Quantization and channel pruning techniques are employed to address these issues while achieving high performance and high energy efficiency with little degradation in accuracy. Quantization makes it possible to use integer computing units and to represent weights and activations by lower bits, while pruning reduces the overall required operations. In the Vitis™ AI quantizer, only the quantization tool is included. The pruning tool is packaged in the Vitis AI optimizer. Contact the support team for the Vitis AI development kit if you require the pruning tool.
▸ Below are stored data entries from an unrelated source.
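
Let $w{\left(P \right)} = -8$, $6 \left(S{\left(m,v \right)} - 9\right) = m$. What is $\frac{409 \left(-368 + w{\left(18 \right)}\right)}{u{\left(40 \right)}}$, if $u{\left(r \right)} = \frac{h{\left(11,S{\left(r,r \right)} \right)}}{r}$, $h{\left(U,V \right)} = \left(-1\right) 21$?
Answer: $\frac{6151360}{21} \approx 2.9292 \cdot 10^{5}$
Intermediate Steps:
$S{\left(m,v \right)} = 9 + \frac{m}{6}$
$h{\left(U,V \right)} = -21$
$u{\left(r \right)} = - \frac{21}{r}$
$\frac{409 \left(-368 + w{\left(18 \right)}\right)}{u{\left(40 \right)}} = \frac{409 \left(-368 - 8\right)}{\left(-21\right) \frac{1}{40}} = \frac{409 \left(-376\right)}{\left(-21\right) \frac{1}{40}} = - \frac{153784}{- \frac{21}{40}} = \left(-153784\right) \left(- \frac{40}{21}\right) = \frac{6151360}{21}$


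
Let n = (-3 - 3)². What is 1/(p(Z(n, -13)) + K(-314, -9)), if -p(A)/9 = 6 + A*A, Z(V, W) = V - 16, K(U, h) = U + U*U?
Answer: 1/94628 ≈ 1.0568e-5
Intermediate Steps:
K(U, h) = U + U²
n = 36 (n = (-6)² = 36)
Z(V, W) = -16 + V
p(A) = -54 - 9*A² (p(A) = -9*(6 + A*A) = -9*(6 + A²) = -54 - 9*A²)
1/(p(Z(n, -13)) + K(-314, -9)) = 1/((-54 - 9*(-16 + 36)²) - 314*(1 - 314)) = 1/((-54 - 9*20²) - 314*(-313)) = 1/((-54 - 9*400) + 98282) = 1/((-54 - 3600) + 98282) = 1/(-3654 + 98282) = 1/94628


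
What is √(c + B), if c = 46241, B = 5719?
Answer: 2*√12990 ≈ 227.95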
Generally, 32-bit floating-point weights and activation values are used when training neural networks. By converting the 32-bit floating-point weights and activations to 8-bit integer (INT8) format, the Vitis AI quantizer can reduce computing complexity without losing prediction accuracy. The fixed-point network model requires less memory bandwidth, thus providing faster speed and higher power efficiency than the floating-point model. The Vitis AI quantizer supports common layers in neural networks, including, but not limited to, convolution, pooling, fully connected, and batchnorm.
The Vitis AI quantizer now supports TensorFlow (both 1.x and 2.x), PyTorch, and Caffe. The quantizer names are vai_q_tensorflow, vai_q_pytorch, and vai_q_caffe, respectively. The Vitis AI quantizer for TensorFlow 1.x and TensorFlow 2.x are implemented in different ways and are released separately. For TensorFlow 1.x, the Vitis AI quantizer is based on TensorFlow 1.15. After adding quantization features, the Vitis AI quantizer rebuilds and redistributes a standalone package. For TensorFlow 2.x, the Vitis AI quantizer is a Python package with several quantization APIs. You can import this package, and the Vitis AI quantizer works like a plugin for TensorFlow.
|Post Training Quantization (PTQ)||Quantization Aware Training (QAT)||Fast Finetuning ( Advanced Calibration)|
|TensorFlow 1.x||Based on 1.15||Yes||Yes||No|
|TensorFlow 2.x||Supports 2.3||Yes||Yes||Yes|
|PyTorch||Supports 1.2 - 1.9||Yes||Yes||Yes|
Post training quantization (PTQ) requires only a small set of unlabeled images to analyze the distribution of activations. The running time of quantize calibration varies from a few seconds to several minutes, depending on the size of the neural network. Generally, there is some drop in accuracy after quantization. However, for some networks such as Mobilenet, the accuracy loss might be large. In this situation, quantization aware training (QAT) can be used to further improve the accuracy of the quantized models. QAT requires the original training dataset. Several epochs of finetuning are needed and the finetune time varies from several minutes to several hours. It is recommended to use small learning rates when performing QAT.
For PTQ, the cross layer equalization 1 algorithm is implemented. Cross layer equalization can improve the calibration performance, especially for networks including depth-wise convolution.
With a small set of unlabeled data, the AdaQuant algorithm 2 not only calibrates the activations but also finetunes the weights. AdaQuant uses a small set of unlabeled data similar to calibration but it changes the model, which is like finetuning. Vitis AI quantizer implements this algorithm and call it "fast finetuning" or "advanced calibration." Fast finetuning can achieve better performance than quantize calibration but it is slightly slower. One thing worth noting is that for fast finetuning, each run will get a different result. This is similar to finetuning.
- Markus Nagel et al., Data-Free Quantization through Weight Equalization and Bias Correction, arXiv:1906.04721, 2019.
- Itay Hubara et.al., Improving Post Training Neural Quantization: Layer-wise Calibration and Integer Programming, arXiv:2006.10518, 2020.